Friday, July 29, 2016

Why The British Lost to the Irgun and Lechi

In an account of the Lechi attack on a carpark bivuac of the British Army in April 1946, I found two remarkable sentences written by Major General Dare Wilson CBE MC, author of Cordon and Search.
In 1945, Wilson was                                                                                                                                           
officer commanding a squadron of the 6th Airborne Armoured Reconnaissance Regiment. He was promoted to captain on 1 July 1946. He then worked in the headquarters of the 6th Airborne Division. Near the end of the British Mandate, he commanded a company of the 1st Battalion, Parachute Regiment. 

Here are the sentences:

It might be explained here that up to this point the stage had not yet been reached when deliberate attacks on British Army personnel were expected. Thus the defence for this guard in the shape of protective sandbag walls around the tents, gunpits for sentries, and a well-defended gate at the entrance had generally not been adopted. 

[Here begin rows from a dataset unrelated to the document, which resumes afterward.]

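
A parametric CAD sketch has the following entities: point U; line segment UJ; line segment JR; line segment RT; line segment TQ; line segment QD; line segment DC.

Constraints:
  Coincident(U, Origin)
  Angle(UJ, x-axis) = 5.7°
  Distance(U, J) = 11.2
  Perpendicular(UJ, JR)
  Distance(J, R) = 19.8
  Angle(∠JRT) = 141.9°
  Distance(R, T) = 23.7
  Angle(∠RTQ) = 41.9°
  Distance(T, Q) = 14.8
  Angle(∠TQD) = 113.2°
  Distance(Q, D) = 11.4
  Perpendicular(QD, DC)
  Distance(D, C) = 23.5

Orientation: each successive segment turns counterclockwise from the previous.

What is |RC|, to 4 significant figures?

20.33

U is at the origin; UJ runs at 5.7° with length 11.2, so J = (11.14, 1.112). UJ is perpendicular to JR, so JR runs at 95.70°; with |JR| = 19.8, R = (9.178, 20.81). ∠JRT = 141.9° gives RT at 133.8° from the x-axis; with |RT| = 23.7, T = (-7.226, 37.92). ∠RTQ = 41.9° gives TQ at -88.10° from the x-axis; with |TQ| = 14.8, Q = (-6.735, 23.13). ∠TQD = 113.2° gives QD at -21.30° from the x-axis; with |QD| = 11.4, D = (3.886, 18.99). QD is perpendicular to DC, so DC runs at 68.70°; with |DC| = 23.5, C = (12.42, 40.88). Then |RC| = |C − R| = 20.33.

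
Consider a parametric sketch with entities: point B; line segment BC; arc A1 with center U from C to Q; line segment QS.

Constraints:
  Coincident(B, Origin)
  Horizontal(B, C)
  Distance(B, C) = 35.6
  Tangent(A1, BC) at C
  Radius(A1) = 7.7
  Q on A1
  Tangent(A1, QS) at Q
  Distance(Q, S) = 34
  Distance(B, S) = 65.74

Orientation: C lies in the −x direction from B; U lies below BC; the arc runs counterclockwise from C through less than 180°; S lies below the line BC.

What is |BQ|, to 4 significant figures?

43.16

B is at the origin; BC is horizontal with |BC| = 35.6 and C on the −x side, so C = (-35.60, 0.000). Since A1 is tangent to BC there, UC ⟂ BC, so U = C + (0, -7.7) = (-35.60, -7.700). Since UQ ⟂ QS (tangency), |US| = √(7.7² + 34.0²) = 34.86 regardless of where Q sits on A1. So S lies on both circle(B, 65.74) and circle(U, 34.86); the below-BC intersection is S = (-54.22, -37.17). Q is the foot of the tangent from S: Q = (-42.86, -5.126).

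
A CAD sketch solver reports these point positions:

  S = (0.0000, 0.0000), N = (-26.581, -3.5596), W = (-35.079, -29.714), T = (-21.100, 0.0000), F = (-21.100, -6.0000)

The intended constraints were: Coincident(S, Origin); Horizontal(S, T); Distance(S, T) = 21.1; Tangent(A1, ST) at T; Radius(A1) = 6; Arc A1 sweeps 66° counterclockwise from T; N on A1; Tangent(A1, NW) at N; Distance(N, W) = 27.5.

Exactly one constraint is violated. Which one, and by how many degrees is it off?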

The Lechi had begun its armed anti-British campaign in 1940 until just after Yair's murder in early 1942 and renewed it at the end of 1943.  The Irgun commenced its revolt in early 1944.   The Hagana and Palmach had been coordinating attacks on the British with the Irgun and Lechi since November 1945.  British soldiers had been targeted, shot, wounded and killed.

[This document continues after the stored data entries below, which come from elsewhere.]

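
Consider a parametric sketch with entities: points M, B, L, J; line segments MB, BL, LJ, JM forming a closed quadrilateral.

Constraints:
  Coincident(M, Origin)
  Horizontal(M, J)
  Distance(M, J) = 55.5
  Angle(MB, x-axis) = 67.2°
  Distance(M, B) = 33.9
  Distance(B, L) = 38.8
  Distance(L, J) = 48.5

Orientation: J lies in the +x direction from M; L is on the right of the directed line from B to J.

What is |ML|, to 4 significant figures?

10.38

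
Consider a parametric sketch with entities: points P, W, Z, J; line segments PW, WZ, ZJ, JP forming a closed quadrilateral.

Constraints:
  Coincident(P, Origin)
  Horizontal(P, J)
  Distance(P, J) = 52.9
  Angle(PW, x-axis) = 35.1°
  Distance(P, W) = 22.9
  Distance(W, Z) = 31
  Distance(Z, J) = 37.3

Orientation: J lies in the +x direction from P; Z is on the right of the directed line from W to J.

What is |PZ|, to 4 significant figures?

26.87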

Now do you know why the British lost the battle?

^

2 comments:

YMedad said...

"Gloat"?

Where?

I pointed out what David Charters, Michael Cohen and Bruce Hoffman have pointed out: British intelligence was woefully inadequate and that almost three years into an urban guerrilla campaign that a British camp did not take into account an attack on their camp when scores of attacks had taken place is astonishing.

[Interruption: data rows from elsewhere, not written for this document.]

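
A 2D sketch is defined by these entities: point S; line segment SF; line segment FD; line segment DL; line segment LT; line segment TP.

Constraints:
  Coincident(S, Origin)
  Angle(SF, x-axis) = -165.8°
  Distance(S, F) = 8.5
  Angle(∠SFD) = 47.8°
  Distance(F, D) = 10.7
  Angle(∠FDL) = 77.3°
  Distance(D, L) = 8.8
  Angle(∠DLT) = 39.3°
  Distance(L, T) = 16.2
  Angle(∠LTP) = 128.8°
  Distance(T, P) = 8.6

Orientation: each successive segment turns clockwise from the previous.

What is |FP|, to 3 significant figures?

14.6

∠DLT = 39.3° gives LT at 179° from the x-axis; with |LT| = 16.2, T = (-12.7, 2.02). ∠LTP = 128.8° gives TP at 127° from the x-axis; with |TP| = 8.6, P = (-18.0, 8.85). Then |FP| = |P − F| = 14.6.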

As for Arab terrorism, I think I am not far from wrong that over 90% or more of Arab attacks have been on civilians which is the benchmark for terror rather than a national liberation armed campaign.

Anonymous said...

The key in the sentence is British ARMY personnel. The wartime attacks were aimed at the police, in the main, and as Wilson writes, "the stage had not yet been reached when deliberate attacks on British Army personnel were expected." Until this 'brilliant' action, there had been no attacks directed at British soldiers in this way.